Founded in 2000, Venlo-based Scheuten Solar is one of the last vestiges of The Netherlands’ leading technological position within the PV sector in the 1990s, before it ceded its edge to neighbouring Germany.
In late 2009, Frans van den Heuvel – a co-founder of Scheuten Solar and the company’s chief executive at the time – toldRecharge that the Dutch government had allowed the country’s position in both the solar and wind sectors to slip away by failing to support local manufacturing.
The following year van den Heuvel left Scheuten amid disagreements over the company’s strategic direction, and went on to found Eindhoven-based smart-grid specialist ProxEnergy.
Separately, Frankfurt-listed Ralos New Energies announced it has filed for the opening of insolvency proceedings at a district court in the German state of Hesse.
As recently as last November Ralos unveiled a new strategic partnership with Schweizer Electronic, a specialist manufacturer of printed circuit boards, to develop PV arrays in China.
But ultimately the company did not have the size or financial muscle to diversify away from the shrinking European market quickly enough.
Ralos’ high-water mark came in 2010 – a boom year for European PV – when it hauled in an operating profit of €7.5m ($9.9m) against revenues of €124m, and boasted more than 150 employees. But in the first half of 2011 – the last period for which financial figures are available – its sales crumpled by more than 40%.

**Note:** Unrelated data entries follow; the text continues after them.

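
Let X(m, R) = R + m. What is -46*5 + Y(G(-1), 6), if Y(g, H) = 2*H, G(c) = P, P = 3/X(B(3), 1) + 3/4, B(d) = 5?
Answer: -218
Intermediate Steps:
P = 5/4 (P = 3/(1 + 5) + 3/4 = 3/6 + 3*(1/4) = 3*(1/6) + 3/4 = 1/2 + 3/4 = 5/4 ≈ 1.2500)
G(c) = 5/4
-46*5 + Y(G(-1), 6) = -46*5 + 2*6 = -230 + 12 = -218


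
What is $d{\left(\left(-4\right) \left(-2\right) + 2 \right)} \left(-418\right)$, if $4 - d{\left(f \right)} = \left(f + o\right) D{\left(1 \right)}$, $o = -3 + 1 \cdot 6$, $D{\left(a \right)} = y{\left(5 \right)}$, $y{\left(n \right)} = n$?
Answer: $25498$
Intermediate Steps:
$D{\left(a \right)} = 5$
$o = 3$ ($o = -3 + 6 = 3$)
$d{\left(f \right)} = -11 - 5 f$ ($d{\left(f \right)} = 4 - \left(f + 3\right) 5 = 4 - \left(3 + f\right) 5 = 4 - \left(15 + 5 f\right) = -11 - 5 f$)
$d{\left(\left(-4\right) \left(-2\right) + 2 \right)} \left(-418\right) = \left(-11 - 5 \left(\left(-4\right) \left(-2\right) + 2\right)\right) \left(-418\right) = \left(-11 - 5 \left(8 + 2\right)\right) \left(-418\right) = \left(-11 - 50\right) \left(-418\right) = \left(-61\right) \left(-418\right) = 25498$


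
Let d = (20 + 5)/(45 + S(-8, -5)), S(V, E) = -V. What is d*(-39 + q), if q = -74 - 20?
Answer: -3325/53 ≈ -62.736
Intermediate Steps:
q = -94
d = 25/53 (d = (20 + 5)/(45 - 1*(-8)) = 25/(45 + 8) = 25/53 ≈ 0.47170)
d*(-39 + q) = 25*(-39 - 94)/53 = (25/53)*(-133) = -3325/53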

Scheuten and Ralos add to the ever-growing list of European companies that have been unable to cope with the powerful forces of consolidation that are reshaping the global PV business.
The biggest casualty to date has been Germany’s Solon, which filed for bankruptcy in December.
However, on 1 March Microsol – a PV manufacturer based in the United Arab Emirates – breathed new life into Solon by making a binding takeover offer. Microsol has pledged to retain more than 90% of Solon’s 500 workers.